Die dortigen Dokumente legen ein lebendiges Zeugnis der Stadtgeschichte ab, beginnend mit dem ältesten Fundstück aus dem Jahr 1452. Gesäumt durch drei Siegel, von denen zwei noch weitgehend erhalten sind, beurkundete es dereinst eine Schenkung an das Bürgerspital. Viele Unterlagen des Archivs entstammen wie diese dem Verwaltungshandeln der Stadt: Es sind Bauanträge, Geburts- und Sterbedaten, Daten aus dem Standesamt. Oder anders gesagt: Es ist die typische, wenn auch wechselvolle Geschichte einer Stadtverwaltung.

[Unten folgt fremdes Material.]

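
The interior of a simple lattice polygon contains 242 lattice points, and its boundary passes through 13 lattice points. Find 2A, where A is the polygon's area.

Pick's theorem states A = I + B/2 − 1, so A = 242 + 13/2 − 1 = 495/2.
Hence 2A = 495.

495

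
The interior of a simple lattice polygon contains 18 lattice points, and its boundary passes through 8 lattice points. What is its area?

21

Pick's theorem states A = I + B/2 − 1, so A = 18 + 8/2 − 1 = 21.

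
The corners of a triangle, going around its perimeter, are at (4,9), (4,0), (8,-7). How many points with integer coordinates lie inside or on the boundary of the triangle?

26

Using the shoelace formula, 2A = |[4·0 − 4·9] + [4·(-7) − 8·0] + [8·9 − 4·(-7)]| = 36, so the area is 18.
Summing gcd(|Δx|,|Δy|) over the edges gives the boundary count: gcd(0,9) + gcd(4,7) + gcd(4,16) = 9+1+4 = 14.
Pick's theorem gives I = A − B/2 + 1 = 18 − 14/2 + 1 = 12, so the closed region contains I + B = 12 + 14 = 26 lattice points.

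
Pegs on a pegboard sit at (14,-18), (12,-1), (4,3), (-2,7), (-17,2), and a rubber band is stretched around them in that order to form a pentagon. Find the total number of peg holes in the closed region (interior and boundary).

342

The shoelace formula gives twice the area as |[14·(-1) − 12·(-18)] + [12·3 − 4·(-1)] + [4·7 − (-2)·3] + [(-2)·2 − (-17)·7] + [(-17)·(-18) − 14·2]| = 669, so the area is 334.5.
The number of boundary lattice points is Σ gcd(|Δx|,|Δy|) = gcd(2,17) + gcd(8,4) + gcd(6,4) + gcd(15,5) + gcd(31,20) = 1+4+2+5+1 = 13.
Pick's theorem gives I = A − B/2 + 1 = 334.5 − 13/2 + 1 = 329, so the closed region contains I + B = 329 + 13 = 342 lattice points.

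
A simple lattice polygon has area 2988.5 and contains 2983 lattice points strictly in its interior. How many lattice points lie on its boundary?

13

Pick's theorem gives A = I + B/2 − 1, so B = 2(A − I + 1) = 2(2988.5 − 2983 + 1) = 13.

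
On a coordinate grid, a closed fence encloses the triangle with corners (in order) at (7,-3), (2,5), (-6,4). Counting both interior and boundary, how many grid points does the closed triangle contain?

By the shoelace formula, twice the signed area is |[7·5 − 2·(-3)] + [2·4 − (-6)·5] + [(-6)·(-3) − 7·4]| = 69, so the area is 69/2.
Summing gcd(|Δx|,|Δy|) over the edges gives the boundary count: gcd(5,8) + gcd(8,1) + gcd(13,7) = 1+1+1 = 3.
Pick's theorem gives I = A − B/2 + 1 = 69/2 − 3/2 + 1 = 34, so the closed region contains I + B = 34 + 3 = 37 lattice points.

37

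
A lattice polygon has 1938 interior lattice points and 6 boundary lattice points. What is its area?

1940

By Pick's theorem, A = I + B/2 − 1 = 1938 + 6/2 − 1 = 1940.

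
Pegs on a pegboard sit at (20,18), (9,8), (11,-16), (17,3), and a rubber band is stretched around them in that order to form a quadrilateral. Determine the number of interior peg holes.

156

Using the shoelace formula, 2A = |(20·8 − 9·18) + (9·(-16) − 11·8) + (11·3 − 17·(-16)) + (17·18 − 20·3)| = 317, so the area is 158.5.
The number of boundary lattice points is Σ gcd(|Δx|,|Δy|) = gcd(11,10) + gcd(2,24) + gcd(6,19) + gcd(3,15) = 1+2+1+3 = 7.
By Pick's theorem A = I + B/2 − 1, so I = 158.5 − 7/2 + 1 = 156.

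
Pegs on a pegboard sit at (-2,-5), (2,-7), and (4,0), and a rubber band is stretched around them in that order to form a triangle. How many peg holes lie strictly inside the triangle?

15

The shoelace formula gives twice the area as |((-2)·(-7) − 2·(-5)) + (2·0 − 4·(-7)) + (4·(-5) − (-2)·0)| = 32, so the area is 16.
The number of boundary lattice points is Σ gcd(|Δx|,|Δy|) = gcd(4,2) + gcd(2,7) + gcd(6,5) = 2+1+1 = 4.
Pick's theorem gives I = A − B/2 + 1 = 16 − 4/2 + 1 = 15.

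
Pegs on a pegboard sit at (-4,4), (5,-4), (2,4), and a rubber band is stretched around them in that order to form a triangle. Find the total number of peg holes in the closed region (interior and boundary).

29

The shoelace formula gives twice the area as |((-4)·(-4) − 5·4) + (5·4 − 2·(-4)) + (2·4 − (-4)·4)| = 48, so the area is 24.
The number of boundary lattice points is Σ gcd(|Δx|,|Δy|) = gcd(9,8) + gcd(3,8) + gcd(6,0) = 1+1+6 = 8.
Pick's theorem gives I = A − B/2 + 1 = 24 − 8/2 + 1 = 21, so the closed region contains I + B = 21 + 8 = 29 lattice points.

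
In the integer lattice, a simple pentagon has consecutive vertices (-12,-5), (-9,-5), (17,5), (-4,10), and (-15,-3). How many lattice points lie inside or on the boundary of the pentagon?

The shoelace formula gives twice the area as |((-12)·(-5) − (-9)·(-5)) + ((-9)·5 − 17·(-5)) + (17·10 − (-4)·5) + ((-4)·(-3) − (-15)·10) + ((-15)·(-5) − (-12)·(-3))| = 446, so the area is 223.
Along each edge there are gcd(|Δx|,|Δy|)+1 lattice points, so counting each shared vertex once the boundary has gcd(3,0) + gcd(26,10) + gcd(21,5) + gcd(11,13) + gcd(3,2) = 3+2+1+1+1 = 8.
Pick's theorem gives I = A − B/2 + 1 = 223 − 8/2 + 1 = 220, so the closed region contains I + B = 220 + 8 = 228 lattice points.

228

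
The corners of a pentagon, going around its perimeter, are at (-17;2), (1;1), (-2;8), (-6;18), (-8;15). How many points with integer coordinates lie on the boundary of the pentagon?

Summing gcd(|Δx|,|Δy|) over the edges gives the boundary count: gcd(18,1) + gcd(3,7) + gcd(4,10) + gcd(2,3) + gcd(9,13) = 1+1+2+1+1 = 6.

6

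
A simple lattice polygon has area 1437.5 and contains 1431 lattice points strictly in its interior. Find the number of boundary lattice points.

Pick's theorem gives A = I + B/2 − 1, so B = 2(A − I + 1) = 2(1437.5 − 1431 + 1) = 15.

15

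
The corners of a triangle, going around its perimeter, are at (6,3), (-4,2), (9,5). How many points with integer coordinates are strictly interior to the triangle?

8

The shoelace formula gives twice the area as |(6·2 − (-4)·3) + ((-4)·5 − 9·2) + (9·3 − 6·5)| = 17, so the area is 17/2.
Along each edge there are gcd(|Δx|,|Δy|)+1 lattice points, so counting each shared vertex once the boundary has gcd(10,1) + gcd(13,3) + gcd(3,2) = 1+1+1 = 3.
By Pick's theorem A = I + B/2 − 1, so I = 17/2 − 3/2 + 1 = 8.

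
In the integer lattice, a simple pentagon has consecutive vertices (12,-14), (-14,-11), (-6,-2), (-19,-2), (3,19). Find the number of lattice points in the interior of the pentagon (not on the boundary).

500

The shoelace formula gives twice the area as |[12·(-11) − (-14)·(-14)] + [(-14)·(-2) − (-6)·(-11)] + [(-6)·(-2) − (-19)·(-2)] + [(-19)·19 − 3·(-2)] + [3·(-14) − 12·19]| = 1017, so the area is 508.5.
Along each edge there are gcd(|Δx|,|Δy|)+1 lattice points, so counting each shared vertex once the boundary has gcd(26,3) + gcd(8,9) + gcd(13,0) + gcd(22,21) + gcd(9,33) = 1+1+13+1+3 = 19.
By Pick's theorem A = I + B/2 − 1, so I = 508.5 − 19/2 + 1 = 500.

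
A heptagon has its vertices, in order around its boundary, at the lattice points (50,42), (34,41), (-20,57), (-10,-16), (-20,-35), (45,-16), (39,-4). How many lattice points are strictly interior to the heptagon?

4233

The shoelace formula gives twice the area as |(50·41 − 34·42) + (34·57 − (-20)·41) + ((-20)·(-16) − (-10)·57) + ((-10)·(-35) − (-20)·(-16)) + ((-20)·(-16) − 45·(-35)) + (45·(-4) − 39·(-16)) + (39·42 − 50·(-4))| = 8477, so the area is 8477/2.
Along each edge there are gcd(|Δx|,|Δy|)+1 lattice points, so counting each shared vertex once the boundary has gcd(16,1) + gcd(54,16) + gcd(10,73) + gcd(10,19) + gcd(65,19) + gcd(6,12) + gcd(11,46) = 1+2+1+1+1+6+1 = 13.
By Pick's theorem A = I + B/2 − 1, so I = 8477/2 − 13/2 + 1 = 4233.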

Umfassende Stadtgeschichte

Aber diese eher bürokratischen Bestände sind lediglich ein Teil dessen, was tatsächlich im Archiv lagert. Zur Geschichte der Stadt gehören auch die Dokumente von Vereinen sowie die Nachlässe ihrer Bürger, die Unterlagen all jener Organisationen und Menschen, die Schwandorf im Laufe der Jahre geprägt haben. Hinzu kommen zahlreiche andere Bestände, etwa alte Zeitungen bis zurück ins 19. Jahrhundert oder historische Luftaufnahmen, die Schwandorf im Wandel zeigen. Sie alle füllen ganze Kisten, voll mit Bildern und Schriftstücken, die einen authentischen und gerade deshalb wertvollen Blick zurück in die Vergangenheit eröffnen.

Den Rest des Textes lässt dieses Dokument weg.